Wednesday 27 February 2019

Alrightreads: Dino Trilogy

Jurassic Park was the first grown-up novel I read (aged nine to ten, twice), and I really enjoyed it. At least, I really enjoyed the bits with dinosaurs in. The rest – presumably the majority of the book with boring humans in it – doesn't even exist in my memory, apart from Ian Malcolm's perplexing chaos theory diagrams.

Watching the film again as an adult, scenes that were very familiar from childhood viewings yet somehow devoid of meaning at the same time suddenly cohered into new layers of story that I either didn't grasp or just wasn't interested in back then. I wonder what forgotten surprises the novel has in store. He wrote some others too.


Michael Crichton, Dragon Teeth

1974 (pub.2017) / Audiobook / 320 pages / USA

***

"We kept our hands on our pistol butts."

Dug up after the author's own extinction, there's no science fiction in this historical Bildungsroman, but its escalating action still has an eye to Hollywood. By going back to the dawn of paleontology, it works as a nice if strangely delayed prelude to his more famous dino books. Though I am slightly sceptical that they happened to chance upon a complete unpublished work on the author's most lucrative subject...


Michael Crichton, Jurassic Park

1990 / Audiobook / 400 pages / USA

****

I rarely read hard sci-fi books, so didn't mind that the interesting digressions on then-cutting-edge concepts in genetics, maths and computing came at a cost of the characters being stock templates. It doesn't capture the awe of the film, but it's a worthwhile supplement to fill in the background details more than may have strictly been necessary.
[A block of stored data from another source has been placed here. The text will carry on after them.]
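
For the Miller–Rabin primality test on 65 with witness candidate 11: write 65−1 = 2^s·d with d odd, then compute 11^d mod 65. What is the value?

65 − 1 = 64 = 2^6 · 1, so d = 1.
11^1 ≡ 11 (mod 65)
1 = 1 in binary powers of 2.
So 11^1 ≡ 11 ≡ 11 (mod 65).
Squaring chain: 11 → 56 → 16 → 61 → 16 → 61; never reaches −1, so base 11 is a Miller–Rabin witness that 65 is composite.

11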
I remember when Tim exclaiming "holy shit" was by far the naughtiest thing I'd ever read.


Michael Crichton, The Lost World

1995 / Audiobook / 430 pages / USA

**

I was never sure if the inevitably lacklustre film sequel had actually been based on an inevitably lacklustre novel sequel, and apparently it only partly was. It's been a long time since I saw it, but I don't remember the plucky child adventurers making an appearance, and Hollywood decided to race-swap Sarah Harding in their wisdom because a diverse cast would have stretched credibility in an action film about dinosaurs in 1997.